Le paradigme qui considère l’intégration d’hier et l’inclusion d’aujourd’hui comme un objectif et un outil pédagogique indispensables, s’est imposé à la fin des années 1990 en Europe comme un choix impératif pour l’école.
De l’épisode intégratif exceptionnel à une école normalement accessible
Escalader une montagne est le résultat d’efforts répétés, patients et longs, qui doivent tenir compte des conditions environnementales et du rythme de progression de chaque membre de la cordée. Si atteindre le sommet est considéré comme une victoire, on oublie souvent que la cordée doit redescendre. Ce n’est qu’à l’issue des deux voies que la cordée peut dire qu’elle a réussi son escalade. Deux processus différents guident également l’innovation scolaire et sont nécessaires et complémentaires pour une inclusion réussie (Mainardi, 2010, pp. 315-316).
L’innovation en situation, dans une approche ascendante, peut être comparée au travail d’un artisan qui doit réaliser un projet avec des éléments donnés, présentant des caractéristiques uniques, particulières et spécifiques d’une situation contingente. Cet artisan est inséré dans un contexte de travail avec des programmes, des actions et des attentions tout aussi contingents. L’effet de la rencontre entre ces éléments est une situation spécifique, au sens où l’ensemble des variables sur lesquelles il peut travailler, ainsi que celles qui constituent la situation, est un ensemble unique, original et particulier (et non universel).
L’inclusion dépend de la possibilité d’entrer avec succès dans la considération de la deuxième étape du processus. En effet, de l’autre côté de la montagne, l’approche “descendante” implique l’assimilation (et la vérification) des évidences et la prise en compte des changements de paradigme imposés par l’innovation au-delà de la situation contingente.
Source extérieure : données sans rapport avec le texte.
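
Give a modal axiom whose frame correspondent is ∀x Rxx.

□r → r

The condition is reflexivity. The T schema □r → r defines it.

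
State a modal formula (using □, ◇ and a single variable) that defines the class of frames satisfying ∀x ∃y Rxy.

□ψ → ◇ψ

This is seriality; the standard corresponding axiom is D: □ψ → ◇ψ.
Suppose □ψ→◇ψ is valid. At any x set V(ψ)=W. Then □ψ at x, so ◇ψ at x, so x has a successor.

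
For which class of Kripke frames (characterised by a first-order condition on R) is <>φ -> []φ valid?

partial functionality: forall x forall y forall z (Rxy & Rxz -> y = z)

This schema is the CD axiom.
Its frame correspondent is partial functionality — forall x forall y forall z (Rxy & Rxz -> y = z).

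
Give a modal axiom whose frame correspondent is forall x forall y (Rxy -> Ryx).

This is symmetry; the standard corresponding axiom is B: s → □◇s.

s → □◇s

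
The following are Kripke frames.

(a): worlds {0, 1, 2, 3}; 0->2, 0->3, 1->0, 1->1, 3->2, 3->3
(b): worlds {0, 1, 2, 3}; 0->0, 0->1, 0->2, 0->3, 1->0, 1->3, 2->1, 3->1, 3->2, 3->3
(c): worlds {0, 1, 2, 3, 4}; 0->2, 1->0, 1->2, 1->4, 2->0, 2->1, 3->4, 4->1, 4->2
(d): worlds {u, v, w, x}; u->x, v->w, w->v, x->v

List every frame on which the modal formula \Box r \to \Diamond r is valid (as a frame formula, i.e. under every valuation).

The schema corresponds to seriality: \forall x \exists y Rxy.
(a): fails — world 2 has no successor.
(b): holds.
(c): holds.
(d): holds.

(b), (c), (d)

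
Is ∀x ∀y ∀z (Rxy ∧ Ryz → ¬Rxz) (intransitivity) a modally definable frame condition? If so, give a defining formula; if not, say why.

If a class were modally definable it would be closed under surjective bounded morphisms (Goldblatt–Thomason).
The 7-cycle (worlds a,b,c,d,e,f,g with a→b→c→d→e→f→g→a) is intransitive. Mapping every world to a single reflexive point • is a surjective bounded morphism; the reflexive point is not intransitive (R••∧R•• but R••).
So the class is not modally definable.

Not modally definable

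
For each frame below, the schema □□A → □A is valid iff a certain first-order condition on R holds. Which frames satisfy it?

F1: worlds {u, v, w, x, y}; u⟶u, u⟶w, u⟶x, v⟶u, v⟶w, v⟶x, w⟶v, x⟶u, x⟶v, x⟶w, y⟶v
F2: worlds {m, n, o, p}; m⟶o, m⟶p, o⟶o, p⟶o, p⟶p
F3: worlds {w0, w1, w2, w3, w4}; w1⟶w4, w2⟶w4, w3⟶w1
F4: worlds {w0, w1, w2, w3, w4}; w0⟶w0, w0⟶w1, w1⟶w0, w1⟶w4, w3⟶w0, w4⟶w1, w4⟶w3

F2

This is the axiom for density; its first-order frame correspondent is ∀x ∀y (Rxy → ∃z (Rxz ∧ Rzy)).
F1: fails — Ryv but no z with Ryz and Rzv.
F2: satisfies the condition.
F3: fails — Rw2w4 but no z with Rw2z and Rzw4.
F4: fails — Rw4w1 but no z with Rw4z and Rzw1.
Valid on: F2.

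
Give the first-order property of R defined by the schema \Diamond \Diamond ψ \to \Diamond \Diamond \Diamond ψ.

\forall x \forall y (x R^2 y \to \exists w (y = w \wedge x R^3 w))

This is a Sahlqvist (Geach-type) schema ◇^2□^0ψ → □^0◇^3ψ.
Minimal-valuation argument: fix x; take any y with xR^2y and any z with xR^0z. Set V(ψ) to the set of worlds R-reachable from y in exactly 0 steps. Then □^0ψ holds at y, so the antecedent holds at x; validity forces ◇^3ψ at z, giving a w with zR^3w and yR^0w.
First-order correspondent: \forall x \forall y (x R^2 y \to \exists w (y = w \wedge x R^3 w)).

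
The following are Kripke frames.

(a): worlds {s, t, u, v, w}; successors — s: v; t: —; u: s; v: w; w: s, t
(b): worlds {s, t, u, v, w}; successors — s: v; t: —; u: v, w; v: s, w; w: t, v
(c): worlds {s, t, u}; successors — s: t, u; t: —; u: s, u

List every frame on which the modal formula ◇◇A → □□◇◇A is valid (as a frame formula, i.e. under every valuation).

none

This is the axiom for a generalized confluence (Geach) condition; its first-order frame correspondent is ∀x ∀y ∀z ((xR²y ∧ xR²z) → ∃w (y = w ∧ zR²w)).
(a): fails — sR²w, sR²w but no w* with w=w* and wR²w*.
(b): fails — uR²s, uR²t but no w* with s=w* and tR²w*.
(c): fails — uR²s, uR²t but no w with s=w and tR²w.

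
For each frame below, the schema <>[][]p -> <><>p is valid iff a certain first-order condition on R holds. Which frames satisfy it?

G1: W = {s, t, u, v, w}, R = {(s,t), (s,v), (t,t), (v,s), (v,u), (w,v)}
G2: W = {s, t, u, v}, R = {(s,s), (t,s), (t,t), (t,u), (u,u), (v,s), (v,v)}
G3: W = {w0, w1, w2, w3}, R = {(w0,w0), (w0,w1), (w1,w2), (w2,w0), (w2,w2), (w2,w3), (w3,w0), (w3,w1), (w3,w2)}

G2, G3

Frame correspondent (Sahlqvist): forall x forall y (xRy -> exists w (y R^2 w & x R^2 w)) — i.e. a generalized confluence (Geach) condition.
G1: fails — vRu but no w* with uR²w* and vR²w*.
G2: satisfies the condition.
G3: satisfies the condition.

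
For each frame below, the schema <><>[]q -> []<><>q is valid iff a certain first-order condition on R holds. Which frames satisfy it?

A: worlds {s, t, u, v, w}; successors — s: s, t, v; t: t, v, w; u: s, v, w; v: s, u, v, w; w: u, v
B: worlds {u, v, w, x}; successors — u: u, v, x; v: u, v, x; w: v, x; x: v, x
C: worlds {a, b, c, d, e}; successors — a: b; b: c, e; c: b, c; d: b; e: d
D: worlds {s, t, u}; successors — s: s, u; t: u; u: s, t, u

A, B, D

Frame correspondent (Sahlqvist): forall x forall y forall z ((x R^2 y & xRz) -> exists w (yRw & z R^2 w)) — i.e. a generalized confluence (Geach) condition.
A: ✓.
B: ✓.
C: fails — bR²b, bRe but no w with bRw and eR²w.
D: ✓.
Valid on: A, B, D.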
Ce double processus implique la possibilité de la présence simultanée de deux préoccupations pédagogiques centrales dans le domaine de l’éducation : une préoccupation principalement “normative” et une préoccupation finalement “inclusive” qui doivent être considérées et évoluer ensemble.
Le développement d’une école de l’accessibilité exige que l’éducation formelle puisse se reconnaître comme normalement spéciale et naturellement inclusive.
Bibliographie
Canevaro, A., & Gaudreau, J. (1988). L’educazione degli handicappati. Dai primi tentativi alla pedagogia moderna. Roma: La Nuova Italia.
Mainardi, M., & Martinoni, M. (2020). L’école inclusive (élèves en situation de handicap). In: Dictionnaire de politique sociale suisse /Woerterbuch der schweizer sozialpolitik (pp. 184-186). Seismo Verlag – Sozialwissenschaften und Gesellschaftsfragen; CH-Zürich.
Mainardi, M. (2010). Pour une pédagogie inclusive. Centre universitaire de Pédagogie curative, Université de Fribourg-CH, n. 15, p. 345.
Séguin, E. (1970). Traitement moral, hygiène et éducation des idiots (pp. 71-72). Riedizione dell’opera originale del 1846.